Лейтенант Опалка, находящийся на полу церкви, был весь изранен осколками шрапнели и тоже знал, что это конец. Он был ранен в грудь, в ноги, в живот и в лицо. С такими ранами можно умирать полчаса, но этого получаса у него не было. Он, должно быть, слышал одиночный выстрел наверху, на балконе, и понял, что или Шварц или Ян покончил с собой. Они все дали клятву так поступить. Никто не собирался даться живым. Больше они не могли сделать ничего.

И Опалка хотел быть уверен, что он справился с этой задачей. Он секунду подержал блестящую коричневую капсулу с ядом между пальцами, затем проглотил ее, сделал пять выстрелов из револьвера в приближающиеся к нему фигуры, приставил револьвер к виску и с помощью последней пули отправился в короткое путешествие в вечность.

Стрельба долго не затихала. Но вот в церкви наступила тишина. Солнце взошло и теперь поднималось над невысокими холмами, окружающими Прагу, отражалось в реке, пронзило слабый туман под каштановыми деревьями, протянуло тонкие золотые жезлы-лучи на пражские улицы. Лучи упали сквозь разбитые окна церкви и коснулись разбитых тел трех парашютистов.
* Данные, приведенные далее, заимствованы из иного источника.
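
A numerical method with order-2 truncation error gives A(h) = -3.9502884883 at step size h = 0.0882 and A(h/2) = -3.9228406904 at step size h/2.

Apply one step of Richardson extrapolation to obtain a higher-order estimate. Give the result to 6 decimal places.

Error is O(h^2); halving h shrinks it by 2^2 = 4.
4×(-3.9228406904) = -15.6913627616; subtract (-3.9502884883) → -11.7410742733
R = (-11.7410742733)/3 = -3.9136914244

-3.913691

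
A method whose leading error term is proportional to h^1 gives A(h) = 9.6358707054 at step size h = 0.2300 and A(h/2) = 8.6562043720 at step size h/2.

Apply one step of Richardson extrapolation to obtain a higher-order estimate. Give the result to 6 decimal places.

r = 1: numerator weight 2, denominator 1.
Weighted: 17.3124087440 − 9.6358707054 = 7.6765380386
Extrapolated: 7.6765380386 / 1 = 7.6765380386

7.676538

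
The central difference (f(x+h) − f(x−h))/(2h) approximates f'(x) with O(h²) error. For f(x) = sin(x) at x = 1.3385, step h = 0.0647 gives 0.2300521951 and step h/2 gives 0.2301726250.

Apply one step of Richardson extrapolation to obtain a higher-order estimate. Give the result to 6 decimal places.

Order 2 gives 2^r = 4 and 2^r − 1 = 3.
2^2×A(h/2) = 0.9206905000; minus A(h) gives 0.6906383049.
Denominator 4 − 1 = 3.
R = 0.6906383049/3 = 0.2302127683
Correction |R − A(h/2)| = 4.014e-05; gap |A(h/2) − A(h)| = 1.204e-04.

0.230213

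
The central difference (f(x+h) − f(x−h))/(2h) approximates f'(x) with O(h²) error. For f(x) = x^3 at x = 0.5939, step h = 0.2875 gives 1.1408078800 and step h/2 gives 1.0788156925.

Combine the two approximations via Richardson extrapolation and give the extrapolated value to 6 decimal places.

The method has order 2: 2^2 = 4.
2^2·A(h/2) = 4.3152627700; minus A(h) gives 3.1744548900.
Denominator 4 − 1 = 3.
Extrapolated: 3.1744548900 / 3 = 1.0581516300

1.058152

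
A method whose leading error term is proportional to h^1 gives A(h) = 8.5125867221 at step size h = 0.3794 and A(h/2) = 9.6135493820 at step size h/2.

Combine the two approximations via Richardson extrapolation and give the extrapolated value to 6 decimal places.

r = 1, so 2^r = 2.
2^1×A(h/2) = 19.2270987640; minus A(h) gives 10.7145120419.
Divide by 2^1 − 1 = 1.
R = 10.7145120419/1 = 10.7145120419

10.714512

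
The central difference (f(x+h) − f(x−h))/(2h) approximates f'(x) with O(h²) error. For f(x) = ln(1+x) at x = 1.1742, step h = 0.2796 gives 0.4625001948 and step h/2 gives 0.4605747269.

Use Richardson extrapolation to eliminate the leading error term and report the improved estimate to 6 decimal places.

r = 2, so 2^r = 4.
2^2·A(h/2) = 1.8422989076; minus A(h) gives 1.3797987128.
(4·0.4605747269 − 0.4625001948)/(4 − 1) = 0.4599329043
Gap between inputs: 1.925e-03; correction applied: −0.0006418226.

0.459933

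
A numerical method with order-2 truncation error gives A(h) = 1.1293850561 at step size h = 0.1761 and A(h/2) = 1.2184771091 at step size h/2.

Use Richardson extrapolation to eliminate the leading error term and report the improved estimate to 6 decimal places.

1.248174

With r = 2 the leading error scales as h^2, so the weight is 2^2 = 4.
2^2×A(h/2) = 4.8739084364; minus A(h) gives 3.7445233803.
Divide by 2^2 − 1 = 3.
R = 3.7445233803/3 = 1.2481744601
Gap between inputs: 8.909e-02; correction applied: +0.0296973510.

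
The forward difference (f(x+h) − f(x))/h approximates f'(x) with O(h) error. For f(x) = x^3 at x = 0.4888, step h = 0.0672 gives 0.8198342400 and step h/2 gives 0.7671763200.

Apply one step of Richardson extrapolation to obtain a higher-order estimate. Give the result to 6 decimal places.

0.714518

r = 1: numerator weight 2, denominator 1.
2*0.7671763200 − 0.8198342400 = 0.7145184000
R = 0.7145184000/1 = 0.7145184000
Correction |R − A(h/2)| = 5.266e-02; gap |A(h/2) − A(h)| = 5.266e-02.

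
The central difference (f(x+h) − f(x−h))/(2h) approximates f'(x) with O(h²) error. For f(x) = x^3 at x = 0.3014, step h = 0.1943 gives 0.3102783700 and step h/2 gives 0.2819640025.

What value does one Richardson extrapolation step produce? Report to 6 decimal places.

Error is O(h^2); halving h shrinks it by 2^2 = 4.
Weighted: 1.1278560100 − 0.3102783700 = 0.8175776400
Denominator 4 − 1 = 3.
Extrapolated: 0.8175776400 / 3 = 0.2725258800

0.272526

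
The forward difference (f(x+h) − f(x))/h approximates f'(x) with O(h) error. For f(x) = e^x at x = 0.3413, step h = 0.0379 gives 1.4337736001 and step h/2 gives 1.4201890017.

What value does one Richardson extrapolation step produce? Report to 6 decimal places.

1.406604

Method order is 1; weight 2^1 = 2.
Numerator 2 × A(h/2) − A(h) = 2 × 1.4201890017 − 1.4337736001 = 1.4066044033
Denominator 2 − 1 = 1.
So the Richardson estimate is 1.4066044033.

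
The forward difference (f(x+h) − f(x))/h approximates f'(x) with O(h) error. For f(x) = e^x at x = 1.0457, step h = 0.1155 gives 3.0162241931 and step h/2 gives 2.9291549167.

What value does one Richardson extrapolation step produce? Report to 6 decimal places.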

Они стащили Яна с балкона вниз, выволокли его на улицу и бросили на тротуар – с тем, чтобы официальный нацистский фотограф мог подбежать, щелкнуть затвором и озарить глаза Яна своей яркой вспышкой.

Но Ян не видел этой вспышки и не чувствовал боли, когда его тащили через церковь. Он был еще жив – и только. Как и Шварц – и только. Лейтенант Опалка был мертв. Колонна санитарных машин уже увозила убитых и раненых нацистов, и в одну из машин быстро погрузили Яна и Шварца. С воем сирены она неслась на рассвете к госпиталю на Карловой площади. Их можно было еще спасти, чтобы вдвойне отомстить за смерть генерала Гейдриха. Говорят, с помощью современных лекарств можно вернуть человека с того света.

Когда Ярослава Шварца подняли из машины, он был уже мертв. Яна быстро принесли в операционную, его осмотрели врачи. Но пока они готовились к переливанию крови, ему удалось уйти. Его сердце, бившееся очень слабо, остановилось.

Ян Кубиш, который так много планировал сделать «когда война кончится» провел свой последний бой. Для него война наконец и в самом деле кончилась.